Torn between finding him irresistible for his weak attempt at humour and hating the very idea of him sailing away from her, she flinched. Constant fear for his safety had been hard enough to live with when she was a silly girl infatuated with a handsome face, but now she was a grown woman and truly loved him, it would be close to hell.

‘Don't,' she urged tensely.

‘Don't what? Don't speak of such ridiculous things, or don't refuse to pretend all's well and it doesn't matter that you turn your eyes away from mine as if I might turn you to stone if you meet them? I'm sorry, but I can't oblige you, my dear; we've come too far for me to allow it.'

‘Allow?' she asked haughtily, meeting his intense blue gaze with queenly dignity and nearly causing a collision by unconsciously halting to recruit all her energies to recover from the effort it had cost her.

‘Come, you're clearly in no mood for all this flim-flam,' he informed her in a gruff voice and with a polite
apology and a dazzling smile for the lady they'd just nearly caused to trip, he murmured something about the heat and swept her off the floor in the crook of a powerful arm.

‘I suppose this must be your best commodore's manner?' she asked, as she obligingly wilted into his embrace to lend colour to his tale.

‘Well, someone needs to take control,' he informed her angrily.

‘I have an aversion to being controlled.'

‘That much is self-evident, Miss Courland. You're so stubborn that you're in danger of cutting off both our noses to spite my face.'

‘That doesn't even
sound
right,' she muttered darkly and surprised a bark of laughter out of him that nearly undid their whole story of her being overcome by anything but his presence.

‘Slight cough,' he explained to Mrs Longborough in passing as he swept Roxanne towards the sofa where Stella was waiting.

‘Lot of it about, young people today lack stamina,' she replied blandly.

‘Not stamina, just good sense,' he replied with an openly condemning glance in Roxanne's direction.

‘Must be catching,' the Squire's wife said with an abrupt nod at her own son that told them succinctly how few of his faults and foibles she'd missed.
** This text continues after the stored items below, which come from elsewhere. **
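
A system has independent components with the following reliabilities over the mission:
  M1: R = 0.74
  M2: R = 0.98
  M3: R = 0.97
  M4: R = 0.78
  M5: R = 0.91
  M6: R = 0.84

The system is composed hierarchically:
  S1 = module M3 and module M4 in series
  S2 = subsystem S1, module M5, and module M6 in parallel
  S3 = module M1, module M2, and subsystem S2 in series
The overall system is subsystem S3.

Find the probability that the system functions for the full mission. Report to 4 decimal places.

Series (M3 and M4): 0.970000 × 0.780000 = 0.756600
Parallel ([0.756600], M5, and M6): 1 − (1 − 0.756600)(1 − 0.910000)(1 − 0.840000) = 0.996495
Series (M1, M2, and [0.996495]): 0.740000 × 0.980000 × 0.996495 = 0.7227

0.7227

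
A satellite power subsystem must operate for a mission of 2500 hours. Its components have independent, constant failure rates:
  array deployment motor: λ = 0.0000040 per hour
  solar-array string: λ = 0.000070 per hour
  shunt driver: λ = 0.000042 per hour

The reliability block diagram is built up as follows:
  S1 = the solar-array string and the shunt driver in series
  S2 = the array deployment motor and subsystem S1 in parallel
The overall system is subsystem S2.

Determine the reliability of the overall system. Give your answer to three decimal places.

0.998

R(array deployment motor) = exp(−0.0000040 × 2500) = 0.99005
R(solar-array string) = exp(−0.000070 × 2500) = 0.83946
R(shunt driver) = exp(−0.000042 × 2500) = 0.90032
Series (solar-array string and shunt driver): 0.83946 × 0.90032 = 0.75578
Parallel (array deployment motor and [0.75578]): 1 − (1 − 0.99005)(1 − 0.75578) = 0.998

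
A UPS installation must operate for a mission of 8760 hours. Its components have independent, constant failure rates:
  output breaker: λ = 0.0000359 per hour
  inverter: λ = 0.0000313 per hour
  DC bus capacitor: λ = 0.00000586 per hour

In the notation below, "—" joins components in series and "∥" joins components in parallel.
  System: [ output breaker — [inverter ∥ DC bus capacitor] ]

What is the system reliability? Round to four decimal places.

R(output breaker) = exp(−0.0000359 × 8760) = 0.730166
R(inverter) = exp(−0.0000313 × 8760) = 0.760189
R(DC bus capacitor) = exp(−0.00000586 × 8760) = 0.949962
Parallel (inverter and DC bus capacitor): 1 − (1 − 0.760189)(1 − 0.949962) = 0.988000
Series (output breaker and [0.988000]): 0.730166 × 0.988000 = 0.7214

0.7214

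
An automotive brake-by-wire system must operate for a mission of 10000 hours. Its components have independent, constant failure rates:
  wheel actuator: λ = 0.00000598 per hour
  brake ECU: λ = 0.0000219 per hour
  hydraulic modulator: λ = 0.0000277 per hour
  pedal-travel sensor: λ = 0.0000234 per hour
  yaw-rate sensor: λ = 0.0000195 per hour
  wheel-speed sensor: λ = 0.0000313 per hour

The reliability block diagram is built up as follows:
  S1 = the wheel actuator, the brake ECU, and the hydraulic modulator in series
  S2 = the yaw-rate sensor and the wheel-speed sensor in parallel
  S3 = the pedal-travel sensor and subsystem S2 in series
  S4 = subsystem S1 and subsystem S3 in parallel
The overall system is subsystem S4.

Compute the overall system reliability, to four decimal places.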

‘And therefore probably curable,' Charles said, a rueful smile at last eclipsing his unusually savage temper.

The very fact that she could infuriate him so easily made Roxanne pause and consider again Stella's startling declaration that he loved her. She certainly had
it in her power to break through the cynically amused façade he used to fend off the world in general. Quite what that meant she hadn't yet worked out, but it meant something. Whatever that ‘something' might be, she refused to embroider his story by drooping elegantly at Stella's side while he went to fetch yet more lemonade to revive her when she didn't need reviving.
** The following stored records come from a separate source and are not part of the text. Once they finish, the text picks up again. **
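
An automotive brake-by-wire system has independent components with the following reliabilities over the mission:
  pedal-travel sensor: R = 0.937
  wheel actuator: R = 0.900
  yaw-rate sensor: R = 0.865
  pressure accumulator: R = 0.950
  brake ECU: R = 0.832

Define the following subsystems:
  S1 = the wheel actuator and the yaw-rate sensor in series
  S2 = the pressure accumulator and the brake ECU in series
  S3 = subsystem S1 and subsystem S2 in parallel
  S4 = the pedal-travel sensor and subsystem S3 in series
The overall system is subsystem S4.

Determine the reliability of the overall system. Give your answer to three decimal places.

0.893

Series (wheel actuator and yaw-rate sensor): 0.90000 × 0.86500 = 0.77850
Series (pressure accumulator and brake ECU): 0.95000 × 0.83200 = 0.79040
Parallel ([0.77850] and [0.79040]): 1 − (1 − 0.77850)(1 − 0.79040) = 0.95357
Series (pedal-travel sensor and [0.95357]): 0.93700 × 0.95357 = 0.893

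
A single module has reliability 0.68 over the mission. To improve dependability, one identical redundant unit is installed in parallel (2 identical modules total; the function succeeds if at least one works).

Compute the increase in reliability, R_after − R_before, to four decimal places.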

‘I should vastly prefer a cup of tea,' she informed him truthfully as she sat straight-backed in contravention of his fairy story.
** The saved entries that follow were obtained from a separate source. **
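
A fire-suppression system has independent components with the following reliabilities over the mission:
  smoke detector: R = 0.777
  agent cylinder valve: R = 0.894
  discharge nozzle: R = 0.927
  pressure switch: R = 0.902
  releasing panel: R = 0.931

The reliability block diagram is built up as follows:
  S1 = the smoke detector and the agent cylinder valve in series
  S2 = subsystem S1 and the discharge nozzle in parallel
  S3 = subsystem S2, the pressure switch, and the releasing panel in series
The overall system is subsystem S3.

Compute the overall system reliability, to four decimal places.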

‘I'll inform Mereson; no doubt he'll produce it in the midst of an evening party with all the air of an archbishop asked to perform conjuring tricks, but he'll produce it all the same if I tell him it's for you.'

‘He's always claimed to like a challenge,' Roxanne replied blandly.

‘Don't we all?' he answered inexcusably, then strolled off to bother his butler with his impenetrable, ridiculous statements instead of her.

‘Speaking of challenges, how
are
you intending to explain your exit from the dance when you now look as if you never had a day's illness in your entire life, Roxanne?' Stella asked curiously.

‘Simple,' she explained grandly, ‘I'll take a leaf out of Lady Samphire's book and refuse to justify my actions by pretending they didn't happen.'

‘Oh, Lord, will you? The prospect of two of you marching about the neighbourhood manipulating all and sundry for their own good very nearly terrifies me enough to make me return to the Dower House and endure Mama and Great-Aunt Letty's endless moralising.'

‘I only said a leaf, not the entire volume with appendix and addenda.'

‘There are never any addenda to Great-Aunt Augusta's pronouncements for she simply
never
makes mistakes,' Stella declared solemnly, and Roxanne laughed. ‘That's better, you look less likely to eat the next person who asks how you are now,' Stella added—how could she stay angry when her friend, companion and possible future relative was so witty, warm and caring?